Our Mothers form the deepest roots of our memory. A bond like no other, mothers gave us life and continue to nourish our souls with wisdom and words.
  I find a poem each year; one that pulls at my emotions and, maybe, calls up my loving Mother’s enormous spirit.
  Dorianne Laux’s poetry often speaks to me, and the more I familiarize myself with her body of work, the more I recognize the motherhood theme so deeply ingrained in her poetry. Laux speaks as a mother and of her mother.
  I hope you enjoy The Ebony Chickering as much as I do.

The Ebony Chickering

My mother cooked with lard she kept 
in coffee cans beneath the kitchen sink. 

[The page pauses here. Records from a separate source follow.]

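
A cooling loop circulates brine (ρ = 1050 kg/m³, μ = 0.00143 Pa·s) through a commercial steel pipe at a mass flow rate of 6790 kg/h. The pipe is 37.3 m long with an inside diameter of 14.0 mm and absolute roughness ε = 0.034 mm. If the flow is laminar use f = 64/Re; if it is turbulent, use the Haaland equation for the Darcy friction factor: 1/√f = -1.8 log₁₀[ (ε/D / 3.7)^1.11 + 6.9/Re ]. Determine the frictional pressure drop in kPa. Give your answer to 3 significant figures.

ΔP ≈ 4920 kPa

ṁ = 6790 kg/h = 6790/3600 = 1.886 kg/s.
A = πD²/4 = π(0.014)²/4 = 0.0001539 m²; mean velocity V = ṁ/(ρA) = 1.886/(1050 · 0.0001539) = 11.67 m/s.
Reynolds number Re = ρVD/μ = 1050 · 11.67 · 0.014 / 0.00143 = 1.2e+05.
Re > 4000 → turbulent. Relative roughness ε/D = 3.4e-05/0.014 = 0.00243. Haaland: 1/√f = -1.8 log₁₀[(0.00243/3.7)^1.11 + 6.9/1.2e+05] = -1.8 log₁₀[0.000293 + 5.75e-05] = 6.219, so f = 0.02585.
Darcy-Weisbach: ΔP = f(L/D)(ρV²/2) = 0.02585·(37.3/0.014)·(1050·11.67²/2) = 0.02585·2664·7.149e+04 = 4.924e+06 Pa.
ΔP = 4.924e+06 Pa = 4920 kPa.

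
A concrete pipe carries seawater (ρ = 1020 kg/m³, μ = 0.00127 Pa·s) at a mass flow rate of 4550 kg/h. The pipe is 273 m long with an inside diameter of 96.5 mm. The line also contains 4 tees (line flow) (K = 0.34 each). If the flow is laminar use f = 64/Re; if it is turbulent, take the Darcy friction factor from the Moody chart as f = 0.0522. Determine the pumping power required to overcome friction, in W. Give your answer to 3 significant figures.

ṁ = 4550 kg/h = 4550/3600 = 1.264 kg/s.
A = πD²/4 = π(0.0965)²/4 = 0.007314 m²; mean velocity V = ṁ/(ρA) = 1.264/(1020 · 0.007314) = 0.1694 m/s.
Reynolds number Re = ρVD/μ = 1020 · 0.1694 · 0.0965 / 0.00127 = 1.313e+04.
Re > 4000 → turbulent; use the Moody-chart value f = 0.0522.
Total minor-loss coefficient ΣK = 4·0.34 = 1.36.
ΔP = [f·L/D + ΣK]·(ρV²/2) = [0.0522·273/0.0965 + 1.36]·(1020·0.1694²/2) = [147.7 + 1.36]·14.64 = 2182 Pa.
Q = ṁ/ρ = 1.264/1020 = 0.001239 m³/s.
Pumping power P = QΔP = 0.001239·2182 = 2.703 W = 2.70 W.

P ≈ 2.70 W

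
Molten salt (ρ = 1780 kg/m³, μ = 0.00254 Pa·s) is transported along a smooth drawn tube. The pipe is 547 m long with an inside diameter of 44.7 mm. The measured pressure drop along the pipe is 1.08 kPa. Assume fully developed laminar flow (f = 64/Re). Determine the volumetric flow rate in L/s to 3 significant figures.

For laminar flow, f = 64/Re with Re = ρVD/μ, so Darcy-Weisbach reduces to ΔP = 32μLV/D². Solving for V: V = ΔP·D²/(32μL) = 1080·(0.0447)²/(32·0.00254·547) = 0.04854 m/s.
Check: Re = ρVD/μ = 1780·0.04854·0.0447/0.00254 = 1520 < 2300, so the laminar assumption holds.
Q = V·A = 0.04854·(π/4·0.0447²) = 7.617e-05 m³/s = 0.0762 L/s.

Q ≈ 0.0762 L/s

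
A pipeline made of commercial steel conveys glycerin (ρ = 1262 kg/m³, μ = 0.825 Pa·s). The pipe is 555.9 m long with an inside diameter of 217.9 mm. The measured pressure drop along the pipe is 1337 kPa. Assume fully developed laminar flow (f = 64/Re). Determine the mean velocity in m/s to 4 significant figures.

V ≈ 4.326 m/s

For laminar flow, f = 64/Re with Re = ρVD/μ, so Darcy-Weisbach reduces to ΔP = 32μLV/D². Solving for V: V = ΔP·D²/(32μL) = 1.337e+06·(0.2179)²/(32·0.825·555.9) = 4.326 m/s.
Check: Re = ρVD/μ = 1262·4.326·0.2179/0.825 = 1442 < 2300, so the laminar assumption holds.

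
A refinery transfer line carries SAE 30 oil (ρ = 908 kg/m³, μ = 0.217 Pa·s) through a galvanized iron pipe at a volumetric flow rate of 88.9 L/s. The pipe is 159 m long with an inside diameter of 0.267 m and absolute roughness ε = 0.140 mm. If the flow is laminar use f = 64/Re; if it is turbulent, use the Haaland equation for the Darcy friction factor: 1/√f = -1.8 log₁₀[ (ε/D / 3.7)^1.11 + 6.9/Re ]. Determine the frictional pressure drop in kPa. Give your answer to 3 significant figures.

ΔP ≈ 24.6 kPa

Q = 88.9 L/s = 88.9/1000 = 0.0889 m³/s.
Cross-sectional area A = πD²/4 = π(0.267)²/4 = 0.05599 m²; mean velocity V = Q/A = 0.0889/0.05599 = 1.588 m/s.
Reynolds number Re = ρVD/μ = 908 · 1.588 · 0.267 / 0.217 = 1774.
Re < 2300 → laminar flow, so f = 64/Re = 64/1774 = 0.03608 (the turbulent correlation is not needed).
Darcy-Weisbach: ΔP = f(L/D)(ρV²/2) = 0.03608·(159/0.267)·(908·1.588²/2) = 0.03608·595.5·1145 = 2.459e+04 Pa.
ΔP = 2.459e+04 Pa = 24.6 kPa.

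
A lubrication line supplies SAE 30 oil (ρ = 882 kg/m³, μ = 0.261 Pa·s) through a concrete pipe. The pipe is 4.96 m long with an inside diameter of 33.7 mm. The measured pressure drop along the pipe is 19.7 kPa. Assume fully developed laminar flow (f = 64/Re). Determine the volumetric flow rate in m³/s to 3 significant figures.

Q ≈ 4.82×10^-4 m³/s

For laminar flow, f = 64/Re with Re = ρVD/μ, so Darcy-Weisbach reduces to ΔP = 32μLV/D². Solving for V: V = ΔP·D²/(32μL) = 1.97e+04·(0.0337)²/(32·0.261·4.96) = 0.5401 m/s.
Check: Re = ρVD/μ = 882·0.5401·0.0337/0.261 = 61.51 < 2300, so the laminar assumption holds.
Q = V·A = 0.5401·(π/4·0.0337²) = 0.0004817 m³/s = 4.82×10^-4 m³/s.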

Bean-colored linoleum ticked under her flats 
as she wore a path from stove to countertop. 
Eggs cracked against the lips of smooth 
ceramic bowls she beat muffins in, 
boxed cakes and cookie dough. 
It was the afternoons she worked toward, 
the smell of onions scrubbed from her hands, 
when she would fold her flowered apron 
and feed it through the sticky refrigerator 
handle, adjust the spongy curlers on her head 
and wrap a loud Hawaiian scarf into a tired knot 
around them as she walked toward her piano, 
the one thing my father had given her that she loved. 

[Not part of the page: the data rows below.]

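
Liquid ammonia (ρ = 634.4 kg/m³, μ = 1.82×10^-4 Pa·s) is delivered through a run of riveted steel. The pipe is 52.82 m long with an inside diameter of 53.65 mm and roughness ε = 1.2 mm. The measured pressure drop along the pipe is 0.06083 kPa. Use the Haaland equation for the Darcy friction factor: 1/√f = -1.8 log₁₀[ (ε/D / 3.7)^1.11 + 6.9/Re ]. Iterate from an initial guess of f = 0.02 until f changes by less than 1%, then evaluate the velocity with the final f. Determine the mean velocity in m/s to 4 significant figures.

Rearranging Darcy-Weisbach: V = √(2·ΔP·D/(f·L·ρ)). With ε/D = 0.0012/0.05365 = 0.0224, iterate starting from f = 0.02:
  f = 0.02 → V = √(2·60.83·0.05365/(0.02·52.82·634.4)) = 0.09869 m/s; Re = ρVD/μ = 1.846e+04; f → 0.05279
  f = 0.05279 → V = 0.06074 m/s; Re = 1.136e+04; f → 0.05394
  f = 0.05394 → V = 0.06009 m/s; Re = 1.124e+04; f → 0.05397
Converged (Δf/f < 1%). With the final f = 0.05397: V = √(2·60.83·0.05365/(0.05397·52.82·634.4)) = 0.06008 m/s.

V ≈ 0.06008 m/s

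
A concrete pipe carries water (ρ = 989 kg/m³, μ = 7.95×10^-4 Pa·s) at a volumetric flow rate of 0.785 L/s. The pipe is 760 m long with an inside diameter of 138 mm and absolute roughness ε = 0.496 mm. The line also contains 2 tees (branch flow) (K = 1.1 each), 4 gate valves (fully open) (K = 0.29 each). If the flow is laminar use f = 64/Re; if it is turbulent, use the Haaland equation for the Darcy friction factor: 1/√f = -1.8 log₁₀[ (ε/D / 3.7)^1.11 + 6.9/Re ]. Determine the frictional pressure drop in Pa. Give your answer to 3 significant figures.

Q = 0.785 L/s = 0.785/1000 = 0.000785 m³/s.
Cross-sectional area A = πD²/4 = π(0.138)²/4 = 0.01496 m²; mean velocity V = Q/A = 0.000785/0.01496 = 0.05248 m/s.
Reynolds number Re = ρVD/μ = 989 · 0.05248 · 0.138 / 0.000795 = 9010.
Re > 4000 → turbulent. Relative roughness ε/D = 0.000496/0.138 = 0.00359. Haaland: 1/√f = -1.8 log₁₀[(0.00359/3.7)^1.11 + 6.9/9010] = -1.8 log₁₀[0.000453 + 0.000766] = 5.245, so f = 0.03635.
Total minor-loss coefficient ΣK = 2·1.1 + 4·0.29 = 3.36.
ΔP = [f·L/D + ΣK]·(ρV²/2) = [0.03635·760/0.138 + 3.36]·(989·0.05248²/2) = [200.2 + 3.36]·1.362 = 277.2 Pa.

ΔP ≈ 277 Pa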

I can still see each gold letter engraved 
on the polished lid she lifted and slid 
into the piano’s dark body, the hidden hammers 
trembling like a muffled word, 
the scribbled sheets, her rough hands poised 
above the keys as she began her daily practice. 

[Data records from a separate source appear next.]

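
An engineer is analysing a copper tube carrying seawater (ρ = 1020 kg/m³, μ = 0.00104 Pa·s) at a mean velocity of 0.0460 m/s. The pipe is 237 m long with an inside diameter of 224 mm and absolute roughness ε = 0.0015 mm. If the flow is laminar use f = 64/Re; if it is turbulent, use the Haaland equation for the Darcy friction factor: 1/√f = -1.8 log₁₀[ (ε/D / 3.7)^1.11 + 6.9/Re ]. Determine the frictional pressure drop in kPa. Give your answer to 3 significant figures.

ΔP ≈ 0.0352 kPa

Reynolds number Re = ρVD/μ = 1020 · 0.046 · 0.224 / 0.00104 = 1.011e+04.
Re > 4000 → turbulent. Relative roughness ε/D = 1.5e-06/0.224 = 6.7e-06. Haaland: 1/√f = -1.8 log₁₀[(6.7e-06/3.7)^1.11 + 6.9/1.011e+04] = -1.8 log₁₀[4.23e-07 + 0.000683] = 5.698, so f = 0.0308.
Darcy-Weisbach: ΔP = f(L/D)(ρV²/2) = 0.0308·(237/0.224)·(1020·0.046²/2) = 0.0308·1058·1.079 = 35.17 Pa.
ΔP = 35.17 Pa = 0.0352 kPa.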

Words like arpeggio sparkled through my childhood, 
her fingers sliding from the black bar of a sharp 
to the white of a common note. “This is Bach,” 
she would instruct us, the tale of his name hissing 
like a cat. “And Chopin,” she said, “was French, 
like us,” pointing to the sheet music. “Listen. 
Don’t let the letters fool you. It’s best 
to always trust your ear.” 

She played parts of fugues and lost concertos, 
played hard as we kicked each other on the couch, 
while the meat burned and the wet wash wrinkled 
in the basket, played Beethoven as if she understood 
the caged world of the deaf, his terrible music 
pounding its way through the fence slats 
and the screened doors of the cul-de-sac, the yards 
where other mothers hung clothes on a wire, bent 
to weeds, swept the driveways clean. 
Those were the years she taught us how to make 
quick easy meals, accept the embarrassment 
of a messy house, safety pins and rick-rack 
hanging from the hem of her dress. 
But I knew the other kids didn’t own words 
like fortissimo and mordant, treble clef 
and trill, or have a mother quite as elegant 
as mine when she sat at her piano, 
playing like she was famous, 
so that when the Sparklets man arrived 
to fill our water cooler every week 
he would lean against the doorjamb and wait 
for her to finish, glossy-eyed 
as he listened, secretly touching the tips 
of his fingers to the tips of her fingers 
as he bowed, and she slipped him the check.